The battle of Sabine Pass turned back one of several Union attempts to occupy Texas during the Civil War. The U.S. Navy blockaded the Texas coast beginning in the summer of 1861, while Confederates fortified the major ports. The Union was interested in Texas mainly because the northern textile mills needed cotton. The Union was also concerned about French intervention in the Mexican civil war. In September 1863, General Nathaniel P. Banks sent 4,000 soldiers from New Orleans under the command of General William B. Franklin to gain a position at Sabine Pass, where the Sabine River flows into the Gulf of Mexico. A railroad ran from that area to Houston and opened the way into the interior of the state. At Sabine Pass, the Confederates’ Davis Guards manned Fort Griffin, which had six cannons.

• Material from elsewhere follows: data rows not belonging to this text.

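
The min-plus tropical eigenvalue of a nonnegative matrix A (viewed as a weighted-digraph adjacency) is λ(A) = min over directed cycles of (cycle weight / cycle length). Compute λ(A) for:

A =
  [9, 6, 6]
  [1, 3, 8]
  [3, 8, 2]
λ(A) = 2

Enumerate directed cycles and compute their means (weight / length). Sample:
  cycle 0 → 0: weight = 9, length = 1, mean = 9/1 ≈ 9.000
  cycle 1 → 1: weight = 3, length = 1, mean = 3/1 ≈ 3.000
  cycle 2 → 2: weight = 2, length = 1, mean = 2/1 ≈ 2.000
  cycle 0 → 1 → 0: weight = 7, length = 2, mean = 7/2 ≈ 3.500
  cycle 0 → 2 → 0: weight = 9, length = 2, mean = 9/2 ≈ 4.500
  cycle 1 → 0 → 1: weight = 7, length = 2, mean = 7/2 ≈ 3.500
Minimum mean = 2.000, attained e.g. along the cycle 2 → 2 with weight 2 and length 1. So λ(A) = 2/1 = 2.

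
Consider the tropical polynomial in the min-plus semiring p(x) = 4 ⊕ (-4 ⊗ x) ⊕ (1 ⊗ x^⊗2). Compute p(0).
p(0) = -4

A tropical monomial a ⊗ x^⊗i evaluates to a + i · x. Evaluating each term at x = 0:
  Term 0 contributes 4 + 0 · 0 = 4
  Term 1 contributes -4 + 1 · 0 = -4
  Term 2 contributes 1 + 2 · 0 = 1
p(0) = ⊕ of these = min[4, -4, 1] = -4.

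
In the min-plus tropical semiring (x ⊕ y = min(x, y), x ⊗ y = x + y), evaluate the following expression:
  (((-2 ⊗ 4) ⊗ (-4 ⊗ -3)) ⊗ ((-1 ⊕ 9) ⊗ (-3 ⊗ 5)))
(((-2 ⊗ 4) ⊗ (-4 ⊗ -3)) ⊗ ((-1 ⊕ 9) ⊗ (-3 ⊗ 5))) = -4

Expand innermost to outermost. Recall ⊕ takes the minimum of its arguments and ⊗ takes their sum. Working out the expression (((-2 ⊗ 4) ⊗ (-4 ⊗ -3)) ⊗ ((-1 ⊕ 9) ⊗ (-3 ⊗ 5))) gives -4.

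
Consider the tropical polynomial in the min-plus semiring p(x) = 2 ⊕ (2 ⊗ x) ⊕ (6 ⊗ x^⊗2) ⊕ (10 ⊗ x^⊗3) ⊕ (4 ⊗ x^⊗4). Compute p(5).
p(5) = 2

A tropical monomial a ⊗ x^⊗i evaluates to a + i · x. Evaluating each term at x = 5:
  Term 0 contributes 2 + 0 · 5 = 2
  Term 1 contributes 2 + 1 · 5 = 7
  Term 2 contributes 6 + 2 · 5 = 16
  Term 3 contributes 10 + 3 · 5 = 25
  Term 4 contributes 4 + 4 · 5 = 24
p(5) = ⊕ of these = min[2, 7, 16, 25, 24] = 2.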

The Union forces lost any chance of surprising the garrison when a blockader missed its arranged meeting with the ships from New Orleans on the evening of September 6. The Union navy commander, Lieutenant Frederick Crocker, then formed a plan for the gunboats to enter the pass and attack the fort so the troops could land. The Clifton shelled the fort from long range between 6:30 and 7:30 A.M. on the 8th, while the Confederate troops waited because the ship remained out of reach of their cannons.

Finally, that afternoon the Union gunboats began to advance through the pass, firing on the fort as they moved forward. Under the direction of Lieutenant Richard W. Dowling, the Confederate cannoneers fired on the approaching boats. One cannon in the fort ran off its platform, but the artillerymen fired the remaining five cannons with great accuracy. A shot hit the boiler of the Union gunboat Sachem, which exploded, killing and wounding many of the crew and leaving the gunboat without power in the channel near the Louisiana shore. The next boat backed up because it could not pass the Sachem. A third Union boat continued up the channel near the Texas shore until a shot from the fort cut away its tiller rope, causing it to run aground. Another well-aimed cannon hit the grounded vessel and forced the sailors to abandon ship. A fourth gunboat also turned back rather than face the artillery of the fort, ending the Union assault.

Franklin and the Union army force turned back to New Orleans. Union troops occupied the Texas coast from Brownsville to Matagorda Bay later that year. The Davis Guards, suffered no casualties during the battle. They received thanks from the Confederate Congress for their victory.